What is Short Selling? Is It Good or Bad?

What is Short Selling? Is It Good or Bad?

Should Retail Investors Do Short Selling?


What is Short Selling? Is it good or bad? Should Retail Investors Do Short Selling? Is Short Selling Suitable for Long-term Investors? In this article, we will discuss the concept of short selling and its repercussions on investor’s portfolio.

Short selling occurs when an investor borrows a security and sells it on the open market, planning to buy it back later for less money. Short sellers bet on, and profit from, a drop in a security’s price. Basically, the Short selling has a high risk/reward ratio : It can offer big profits, but losses can mount quickly and infinitely.

What is Short Selling? Is It Good or Bad?

What is Short Selling? Is It Good or Bad?
  • Selling the shares (which you do not have in demat account) by borrowing from the broker on margin is called short selling. Short selling happens when there is a bearish trend in the market and investors expect the prices of shares to fall.
  • These shares are lent to the seller by the broker with a promise that they will be delivered back to the broker at the time of settlement.
  • If the price of a stock that the seller has shorted falls, he can buy back the stock at the lower price and make a profit. However, If the price of the stock rises, he has to buy it back at the higher price, and will incur a loss.
What is Short Selling – Explained with Example
  • Let us take an example of Mr. Gaurav, who wants to short sell 1000 shares of Reliance Industries trading at INR 1800. So he puts an order in his trading account to short sell shares of Reliance Industries.  So here the total trade value will be 1000 * 1800, which equals INR 18 lakh.
  • For short selling, one needs to have a margin account and Mr Gaurav will have to deposit some margin with his broker. The amount of margin required varies with the trade value and from broker to broker.
  • Now lets say the stock price comes down to INR 1750 per share, Mr Gaurav decides to square off the trade by buying the shares. His net profit comes to 1000 * (1800-1750), which is INR 50,000.
What is Short Selling - Explained with Example
What is Short Selling – Explained with Example
  • Depending upon the type of segment the trade is placed in (cash or futures), if an investor fails to cover the trade, broker will automatically square off the trade by purchasing the shares at the market price on the end of trading session.
  • This looks much simpler to execute and earn profits, but in reality short sell is not that straight forward.

Let us further discuss the nitty – gritty of short sell.

Actual Beneficiary of Short Selling?

  • Short sell is mainly based on speculation and irrespective of the market movement, broker will earn profit. Let us see how
  • Since in short sell , an investor will sell the shares and is obliged to buy them later, he will have to pay brokerage on both the transactions (buy and sell). This will result in broker earning profit in this trade even if the investor does not.

Should Retail Investors Do Short Selling?

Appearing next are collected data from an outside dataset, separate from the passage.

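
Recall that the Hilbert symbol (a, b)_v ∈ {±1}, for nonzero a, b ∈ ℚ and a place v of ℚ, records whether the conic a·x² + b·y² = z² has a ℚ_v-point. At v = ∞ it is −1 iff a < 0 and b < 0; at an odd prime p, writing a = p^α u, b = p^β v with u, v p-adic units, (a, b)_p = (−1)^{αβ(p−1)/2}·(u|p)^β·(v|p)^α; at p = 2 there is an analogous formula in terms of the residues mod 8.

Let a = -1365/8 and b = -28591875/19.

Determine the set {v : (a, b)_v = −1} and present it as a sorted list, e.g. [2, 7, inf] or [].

Mod squares: a ≡ -2730, b ≡ -96577. Check v ∈ {∞, 2, 3, 5, 7, 13, 17, 19, 23}.
v=23: a=23^0·(≡22), b=23^1·(≡11) mod 23; (22|23)=-1, (11|23)=-1; (−1)^{0·1·11}·(-1)^1·(-1)^0 = -1.
v=5: a=5^1·(≡4), b=5^4·(≡2) mod 5; (4|5)=+1, (2|5)=-1; (−1)^{1·4·2}·(+1)^4·(-1)^1 = -1.
v=∞: -2730 < 0 and -96577 < 0  ⇒  (a,b)_∞ = -1.
v=17: a=17^0·(≡10), b=17^1·(≡10) mod 17; (10|17)=-1, (10|17)=-1; (−1)^{0·1·8}·(-1)^1·(-1)^0 = -1.
v=7: a=7^1·(≡1), b=7^0·(≡2) mod 7; (1|7)=+1, (2|7)=+1; (−1)^{1·0·3}·(+1)^0·(+1)^1 = +1.
v=2: v_2(a)=-3, v_2(b)=0; units ≡ 3, 7 (mod 8); ε·ε+αω+βω = 1·1+-3·0+0·1 ≡ 1  ⇒  (a,b)_2 = -1.
v=13: a=13^1·(≡8), b=13^1·(≡5) mod 13; (8|13)=-1, (5|13)=-1; (−1)^{1·1·6}·(-1)^1·(-1)^1 = +1.
v=3: a=3^1·(≡2), b=3^2·(≡2) mod 3; (2|3)=-1, (2|3)=-1; (−1)^{1·2·1}·(-1)^2·(-1)^1 = -1.
v=19: a=19^0·(≡17), b=19^-1·(≡9) mod 19; (17|19)=+1, (9|19)=+1; (−1)^{0·-1·9}·(+1)^-1·(+1)^0 = +1.
Ram(-2730, -96577) = {2, 3, 5, 17, 23, ∞}; no ℚ_2-point on the conic.

[2, 3, 5, 17, 23, inf]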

  • The retail investors trading volume reached 70,000 Crore in June’20. This is indicative of the presence of robinhood traders in the market, which is giving a speculative nature to the market.
  • In such a trading environment, let us see the impact of short selling on a retail investor’s portfolio.
How Short Selling Can Damage Investors' portfolio?
How Short Selling Can Damage Investors’ portfolio?
  • If an investor decides to indulge in such short-term gimmicks to earn some extra returns, it will definitely hamper his long-term trading thought process.
  • Stock’s rally/bull runs occur for a very short period and they offer a good opportunity for earning stupendous returns on your investment. If an investor misses these rallies as a result of indulging in short-term trades, it results in change of thought process from participating in long-term disciplined investing to short-term speculation.
  • This might become an addiction and there is high risk involved in such trades. This can eat up his portfolio returns as well as capital, in extreme cases.
  • We feel it is better for long term investors to stay away from such speculative trades in market.


  • Trading strategies like short sell are suitable for traders and not for long term investors.
  • Once an investor gets addicted to earning short term gains, it becomes difficult for them to get back the discipline and patience of long-term investing.
  • Portfolio’s long-term returns should not be disturbed for short term gains.
  • We feel long-term investors should invest after thoroughly researching about the company. They can take help of technical analysis only to figure out the entry and exit points. But it should not be used to enter into speculative trades.